The second novel from Richard Currey, by day a New Mexico physician, traces the life of a West Virginia banjo player named Sapper Reeves, his trio, and the second trio his wife and son complete, from 19471997.
Currey has fashioned an elegant, lyric sketch that seeks to dart down country roads, through dissipation and Vietnam, and into redemption and rediscovery. That is, Sapper and the Still Creek Boys’ music outlasts their obscurity, his son survives crippling injuries from the war, and his marriage endures both the disappointment and the drinking that follows. Lost Highway is, in both its stately language and serene point of view, a companion to Wallace Stegner’s Crossing to Safety, another recent novel seeking to come to terms with age and its demands on art and friendship.
That is its success, that certain serenity and those well-polished words.
As a book about music and rural musicians, however, Lost Highway is largely a failure of fact and tone. To wit:
(1) Currey’s opening sketch has Sapper driving from a Nashville recording session east on I-40 to Knoxville “before turning north, into the Cumberlands and Kentucky.” As it happens, I had just made that journey the night before opening Lost Highway, and the routing’s all wrong. It’s faster and more direct to head up I-65 straight to Lexington, and certainly the 72-year-old veteran musician would know that.

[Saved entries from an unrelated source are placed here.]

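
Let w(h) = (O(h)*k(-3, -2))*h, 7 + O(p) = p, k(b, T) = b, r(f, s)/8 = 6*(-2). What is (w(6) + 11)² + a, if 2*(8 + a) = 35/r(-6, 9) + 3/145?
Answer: 23185933/27840 ≈ 832.83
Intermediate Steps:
r(f, s) = -96 (r(f, s) = 8*(6*(-2)) = 8*(-12) = -96)
O(p) = -7 + p
w(h) = h*(21 - 3*h) (w(h) = ((-7 + h)*(-3))*h = (21 - 3*h)*h = h*(21 - 3*h))
a = -227507/27840 (a = -8 + (35/(-96) + 3/145)/2 = -8 + (35*(-1/96) + 3*(1/145))/2 = -8 + (-35/96 + 3/145)/2 = -8 + (½)*(-4787/13920) = -8 - 4787/27840 = -227507/27840 ≈ -8.1720)
(w(6) + 11)² + a = (3*6*(7 - 1*6) + 11)² - 227507/27840 = (3*6*(7 - 6) + 11)² - 227507/27840 = (3*6*1 + 11)² - 227507/27840 = (18 + 11)² - 227507/27840 = 29² - 227507/27840 = 841 - 227507/27840 = 23185933/27840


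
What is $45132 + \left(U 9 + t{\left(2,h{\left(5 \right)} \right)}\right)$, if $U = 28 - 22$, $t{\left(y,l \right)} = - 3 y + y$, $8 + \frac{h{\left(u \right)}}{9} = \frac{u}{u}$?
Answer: $45182$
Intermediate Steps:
$h{\left(u \right)} = -63$ ($h{\left(u \right)} = -72 + 9 \frac{u}{u} = -72 + 9 \cdot 1 = -72 + 9 = -63$)
$t{\left(y,l \right)} = - 2 y$
$U = 6$
$45132 + \left(U 9 + t{\left(2,h{\left(5 \right)} \right)}\right) = 45132 + \left(6 \cdot 9 - 4\right) = 45132 + \left(54 - 4\right) = 45132 + 50 = 45182$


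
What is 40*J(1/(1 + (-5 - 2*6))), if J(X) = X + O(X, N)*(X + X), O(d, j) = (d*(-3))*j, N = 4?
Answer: -25/4 ≈ -6.2500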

(2) A few pages later, at the end of 1948, Sapper takes his band to Charleston to record two sides of a 45. This would be very odd, if true, for the 45 didn’t come into prominence until the mid-’50s, and would have been state-of-the-art technology then.
(3) In the section headed 194750, Sapper’s wife-to-be, Riva, requests that he play “The Long Black Veil” for her senile father. It’s a great song, but it didn’t exist yet; Danny Dill and Marijohn Wilkin co-wrote it in 1959, and Lefty Frizzell had the first hit with it that same year.
Certainly a novelist should be free to keep the facts from interfering with a good story, but Lost Highway is written from Sapper’s point of view, and these (and other) errors shake the credibility of the authorial voice. And that voice is problematic. Here, for example, Sapper is remembering the recording of his first album:
“Twelve songs recorded across five nights to become an almanac of months and years earning this destination, and for me in the range of my secrets and fervent imaginings a reconciliation, a prayerful coming to terms, a midnight revival.”
It’s wonderful language but carries none of the cadence of a rural, self-educated West Virginia musician. This is not to argue that the only way to approach dialect is through a Faulknerian patois, but Currey’s words simply do not match Sapper’s character. (Indeed, the stories of Breece D’J Pancake are inescapably rooted in those same hills, and he was no less educated a writer than Currey.)
In short, I do not believe Richard Currey.
It’s too bad. He’s a fine writer, but he writes about music and musicians from too great a distance.